Je me souviens avoir écouté le premier épisode de L'OA et pensant immédiatement que cela ressemblait à un digne successeur de Sound of My Voice. À noter, le film et la série ne sont pas nécessairement liés officiellement (malgré de nombreux parallèles visuels et des retours narratifs potentiels). Quoi qu'il en soit, mon expérience de visionnage des premiers est incontestablement déterminante dans ma volonté d'être enchanté par les seconds.

Le marling est une énorme partie de cet attrait. Elle est un canal à cœur ouvert incarnant l'engagement du spectacle à l'acceptation inclusive. Regarder la faiblesse de ses expressions et écouter les intonations douces de sa narration semble familier, apaisant et réconfortant. Bien sûr, alors que je parle en tant que méga-fan de Marling, cette générosité et cette ouverture sont profondément enracinées dans le tissu de L'OA. La conviction intérieure de Prairie et sa croyance en son appel à sauver les autres sont si contagieuses que même les plus grandes excentricités et les exigences les plus remarquables du personnage deviennent finalement compréhensibles.

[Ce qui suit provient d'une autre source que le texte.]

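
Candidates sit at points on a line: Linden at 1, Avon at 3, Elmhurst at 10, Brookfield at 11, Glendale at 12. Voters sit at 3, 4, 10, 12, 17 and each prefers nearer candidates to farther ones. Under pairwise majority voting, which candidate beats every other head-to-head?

Elmhurst

With single-peaked preferences on a line, the Condorcet winner is the candidate closest to the median voter.
The median voter (position 10) is closest to Elmhurst at 10.
Check: Elmhurst vs Glendale — voters closer to Elmhurst: 3 of 5.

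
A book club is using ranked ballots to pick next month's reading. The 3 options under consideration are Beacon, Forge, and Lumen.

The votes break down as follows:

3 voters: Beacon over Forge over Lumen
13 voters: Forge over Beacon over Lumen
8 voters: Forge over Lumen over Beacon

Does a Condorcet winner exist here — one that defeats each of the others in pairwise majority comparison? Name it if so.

Head-to-head results (24 voters total):
Beacon vs Forge: Forge wins 21–3.
Beacon vs Lumen: Beacon wins 16–8.
Forge vs Lumen: Forge wins 24–0.
Forge beats each rival — Beacon (21–3), Lumen (24–0) — so Forge is the Condorcet winner.

Forge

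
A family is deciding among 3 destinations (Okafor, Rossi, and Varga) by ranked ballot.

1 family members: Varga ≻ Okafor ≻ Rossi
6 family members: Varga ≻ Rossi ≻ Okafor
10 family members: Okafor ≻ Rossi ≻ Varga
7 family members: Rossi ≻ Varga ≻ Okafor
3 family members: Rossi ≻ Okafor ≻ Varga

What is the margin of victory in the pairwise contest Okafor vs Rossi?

Ballots ranking Okafor above Rossi: 1+10 = 11.
Ballots ranking Rossi above Okafor: 6+7+3 = 16.
Rossi wins 16–11, a margin of 5.

5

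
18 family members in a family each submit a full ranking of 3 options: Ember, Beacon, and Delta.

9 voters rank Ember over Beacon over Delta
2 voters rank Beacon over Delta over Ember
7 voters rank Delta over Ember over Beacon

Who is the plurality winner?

First-place vote totals:
  Ember: 9
  Beacon: 2
  Delta: 7
Ember has the most first-place votes.

Ember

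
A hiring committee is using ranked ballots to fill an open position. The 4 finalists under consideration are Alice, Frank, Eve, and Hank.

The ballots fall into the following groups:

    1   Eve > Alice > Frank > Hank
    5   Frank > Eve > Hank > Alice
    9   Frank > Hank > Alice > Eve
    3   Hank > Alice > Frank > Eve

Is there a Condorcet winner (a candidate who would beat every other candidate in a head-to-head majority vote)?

Head-to-head results (18 voters total):
Alice vs Frank: Frank wins 14–4.
Alice vs Eve: Alice wins 12–6.
Alice vs Hank: Hank wins 17–1.
Frank vs Eve: Frank wins 17–1.
Frank vs Hank: Frank wins 15–3.
Eve vs Hank: Hank wins 12–6.
Frank beats each rival — Alice (14–4), Eve (17–1), Hank (15–3) — so Frank is the Condorcet winner.

Yes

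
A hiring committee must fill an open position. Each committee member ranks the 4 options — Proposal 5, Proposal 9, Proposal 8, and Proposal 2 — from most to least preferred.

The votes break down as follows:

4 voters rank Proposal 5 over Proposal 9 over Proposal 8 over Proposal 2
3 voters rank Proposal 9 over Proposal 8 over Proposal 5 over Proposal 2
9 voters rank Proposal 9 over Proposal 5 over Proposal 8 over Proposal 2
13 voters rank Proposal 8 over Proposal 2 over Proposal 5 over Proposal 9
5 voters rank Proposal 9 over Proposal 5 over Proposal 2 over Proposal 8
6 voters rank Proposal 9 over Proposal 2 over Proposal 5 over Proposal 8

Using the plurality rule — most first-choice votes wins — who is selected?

First-place vote totals:
  Proposal 5: 4
  Proposal 9: 23
  Proposal 8: 13
  Proposal 2: 0
Proposal 9 has the most first-place votes.

Proposal 9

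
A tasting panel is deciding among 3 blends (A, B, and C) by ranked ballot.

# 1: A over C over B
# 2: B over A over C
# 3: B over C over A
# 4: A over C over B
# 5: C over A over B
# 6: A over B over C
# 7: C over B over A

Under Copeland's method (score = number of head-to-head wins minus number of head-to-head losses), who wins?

Pairwise results:
  A vs B: A wins 4–3.
  A vs C: A wins 4–3.
  B vs C: C wins 4–3.
Copeland scores (wins − losses):
  A: 2 − 0 = 2
  B: 0 − 2 = -2
  C: 1 − 1 = 0
A has the best Copeland score.

A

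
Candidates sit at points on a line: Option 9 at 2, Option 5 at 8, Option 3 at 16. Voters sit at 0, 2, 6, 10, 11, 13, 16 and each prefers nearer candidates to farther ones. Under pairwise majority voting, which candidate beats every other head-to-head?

Option 5

With single-peaked preferences on a line, the Condorcet winner is the candidate closest to the median voter.
The median voter (position 10) is closest to Option 5 at 8.
Check: Option 5 vs Option 9 — voters closer to Option 5: 5 of 7.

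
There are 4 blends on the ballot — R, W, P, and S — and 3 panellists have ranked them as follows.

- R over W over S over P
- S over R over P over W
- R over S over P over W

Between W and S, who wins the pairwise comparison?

Ballots ranking W above S: 1.
Ballots ranking S above W: 2.
S wins the head-to-head, 2–1.

S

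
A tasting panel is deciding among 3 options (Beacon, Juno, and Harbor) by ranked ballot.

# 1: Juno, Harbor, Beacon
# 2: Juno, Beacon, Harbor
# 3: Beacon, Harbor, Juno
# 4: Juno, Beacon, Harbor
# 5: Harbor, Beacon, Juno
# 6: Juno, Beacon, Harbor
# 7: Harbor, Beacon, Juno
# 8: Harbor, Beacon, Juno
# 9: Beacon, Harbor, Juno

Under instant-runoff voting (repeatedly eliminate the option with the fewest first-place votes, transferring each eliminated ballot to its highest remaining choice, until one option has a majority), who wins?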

Combiné avec les talents d'une distribution vraiment diversifiée, il n'est pas étonnant que The OA ait gagné un culte culte. C'est vraiment dommage qu'il ait été annulé après seulement deux saisons.

Il n’existe aucun moyen facile de caractériser une grande partie du travail de Marling. La plupart de ses personnages ne peuvent pas être classés proprement comme des héros ou des méchants, ni écrire ni graviter vers des scripts avec des valeurs morales faciles. Au lieu de cela, Marling donne la priorité aux éléments du réel dans ses projets les plus fantastiques. Avec un savant mélange de technique cinématographique et de résonance émotionnelle, elle a maîtrisé un mode astucieux de narration qui est fortement en phase avec les zones grises de la condition humaine. Certes, son approche personnelle du cinéma exige beaucoup de ses téléspectateurs. Cela dit, la fermeté d'esprit de Marling garantit que s'en tenir aux tenants et aboutissants de son métier ne peut être que gratifiant.